One of the uniquely poetic features of Indian musical tradition is the attachment of ragas to distinct times of the day and night. From the first crack of sunshine at dawn until diminuendo into darkness at dusk, and from twilight to the start of the new day, every fragile moment of earth’s daily passage is linked to a specific raga. It is believed that the melody and modality of each raga is at its most powerful when played during its allotted hour. On Slide Guitar Ragas From Dusk Till Dawn Debashish Bhattacharya guides listeners through his sensitive exploration of raga rotations.

Debashish’s apparatus is his self-designed chaturangui guitar. The chaturangui is a Hindustani adaptation of the slide guitar with six primary strings, four supporting strings, two drone strings and twelve sympathetic strings creating tonal similarities with the Indian sitar. Debashish plays his instrument with a three-finger picking style derived from ancient practices of veena playing. The veena is an ancient predecessor to the modern sitar, distinct for its resonating gourd chamber, bridge and long neck. Debashish’s instrumental influences include sarangi player (and singer) Ustad Bade Ghulum Ali Khan and sitar maestro Ustad Vilayat Khan. Later he formed a close relationship with Jodhpur-born guitar pioneer Pandit Brij Bhushan Kabra.

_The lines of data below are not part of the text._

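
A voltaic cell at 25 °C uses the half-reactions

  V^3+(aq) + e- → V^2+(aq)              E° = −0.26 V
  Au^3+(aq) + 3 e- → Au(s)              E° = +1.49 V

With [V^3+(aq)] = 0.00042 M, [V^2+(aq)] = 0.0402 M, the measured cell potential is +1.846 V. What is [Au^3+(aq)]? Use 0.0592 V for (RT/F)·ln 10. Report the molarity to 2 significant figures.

0.084 M

With Au³⁺/Au at the cathode and V³⁺/V²⁺ at the anode, E°cell = +1.49 − (−0.26) = +1.75 V (n = 3).
Rearranging E = E° − (0.0592/n)·log Q gives log Q = 3(+1.75 − (+1.846))/0.0592 = −4.865.
For Au^3+(aq) + 3 V^2+(aq) → Au(s) + 3 V^3+(aq), the reaction quotient is Q = [V^3+(aq)]^3 / ([Au^3+(aq)]·[V^2+(aq)]^3).
Isolating [Au^3+(aq)] in Q = 10^{−4.865} yields log [Au^3+(aq)] = −1.078, i.e. 0.084 M.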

Debashish now considers Kabra his musical guru. Debashish plays ‘Roshni (The Light)’ on Kabra’s custom-made Gibson S400 guitar, top-layered with lines on his own gandharvi and anandi models.

‘Aarti (The Evening Ritual)’ opens the album in evening mode with two extended introductory explorations of Puriya Kalyan raga. These sections, the alap and jor, open an Indian classical performance by elaborating and expounding the tonal framework. Debashish’s touch at the outset is spacious; plucked notes are left to reverberate, ghostly harmonics echoing out atop a resolute drone. Ever so slowly the opening cadence crescendos, cascading into urgent eighth-note patterns. By the end of the track tremolo discord descends before a masterful guitar flourish to close. 

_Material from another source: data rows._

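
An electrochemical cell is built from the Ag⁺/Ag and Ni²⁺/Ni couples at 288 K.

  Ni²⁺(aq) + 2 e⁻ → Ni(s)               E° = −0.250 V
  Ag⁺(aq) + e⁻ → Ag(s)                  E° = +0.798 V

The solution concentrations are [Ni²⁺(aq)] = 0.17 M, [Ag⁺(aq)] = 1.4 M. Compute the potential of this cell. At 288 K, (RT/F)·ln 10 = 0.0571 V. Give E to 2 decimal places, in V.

+1.08 V

Since E°(Ag⁺/Ag) > E°(Ni²⁺/Ni), Ag⁺/Ag serves as the cathode.
E°cell = E°cat − E°an = +0.798 − (−0.250) = +1.048 V; n = 2.
The balanced reaction is 2 Ag⁺(aq) + Ni(s) → 2 Ag(s) + Ni²⁺(aq), so Q = [Ni²⁺(aq)] / [Ag⁺(aq)]^2 = 0.0867 and log Q = −1.062.
Applying E = E° − (RT ln10/nF)·log Q gives +1.048 − (0.0571/2)(−1.062) = +1.08 V.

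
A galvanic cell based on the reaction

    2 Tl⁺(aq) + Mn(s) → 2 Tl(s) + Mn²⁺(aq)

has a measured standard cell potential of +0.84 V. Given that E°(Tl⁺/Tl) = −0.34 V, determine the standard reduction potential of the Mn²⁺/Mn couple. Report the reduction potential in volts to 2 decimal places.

−1.18 V

In the reaction as written the Tl⁺/Tl couple is reduced (cathode) and Mn²⁺/Mn is oxidized (anode), so E°cell = E°(Tl⁺/Tl) − E°(Mn²⁺/Mn).
E°(Mn²⁺/Mn) = E°(cathode) − E°cell = −0.34 − (+0.84) = −1.18 V.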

‘Ras Tarang (The Waves Of Desire)’ is a Kirwani raga often associated with the midnight hour. This track is played on Debashish’s gandharvi in a seven-beat time cycle. Gandharvas are the custodians of music and dance in ancient Hindu mythology. Skilled musicians themselves, the spirit of these Hindu devas is said to be found in the strong natural scents of bark, sap and blossom. The paired strings of the ghandarvi guitar ring out ethereally across the texture on this track creating a lingering, mysterious feel uncovering the central creative theme of desire.

‘Mehfil-E-Jashn (The Celebratory Concert)’ is in the Darbari Kanada, a late night-time raga which emphasises the instruments’ lower tessitura and the modal lower tetrachord. Darbari Kanada is considered to hold a powerful emotional impact. It also possesses a respected royal history: it was popularized by Miyan Tansen, a sixteenth century composer in the court of Emperor Akbar.

‘Roshni (The Light)’ is a raga for burgeoning morning, the evanescent moment just before night recedes into dawn. Here Debashish treads a pensive, positive-sounding tonal world. On this track Debashish’s musical debt to the legacy of Hawaiian lap-steel guitar playing can be profoundly heard in the shining guitar melody that bends and swoops above an empty texture, before tabla joins raising the tempo. The second half of the work is dance-like and celebratory in mood, building up to illuminate pulsing overlayed guitars, fluttering inimitable scalic runs and matchless melodic gymnastics.

‘Vasundhara (Mother Earth)’ breaks the dawn and rejoices in the coming of morning. Debashish opens with a boldly bluesy leitmotif. This track eschews the more meditative mood heard prior and launches headfirst into tight driving rhythmic propulsion. The textural contrast alludes to the sense of urgency at the start of a new day. As well as the Hawaiian influence, Debashish’s previous work with Latin musicians resonates here; the dramatic instrumental interplay raises thoughts of flourishing flamenco guitar licks. Debashish dedicates this track to ‘Mother Earth’ and it is his peon to the environment, a cause for which he passionately campaigns. The album closes with a neat three-chord cadence and Debashish rests his case. 

Allow Debashish to lull you into dusk-time reverie and awaken your spirits to a glorious new dawn on this evocative album of insightful Indian guitar.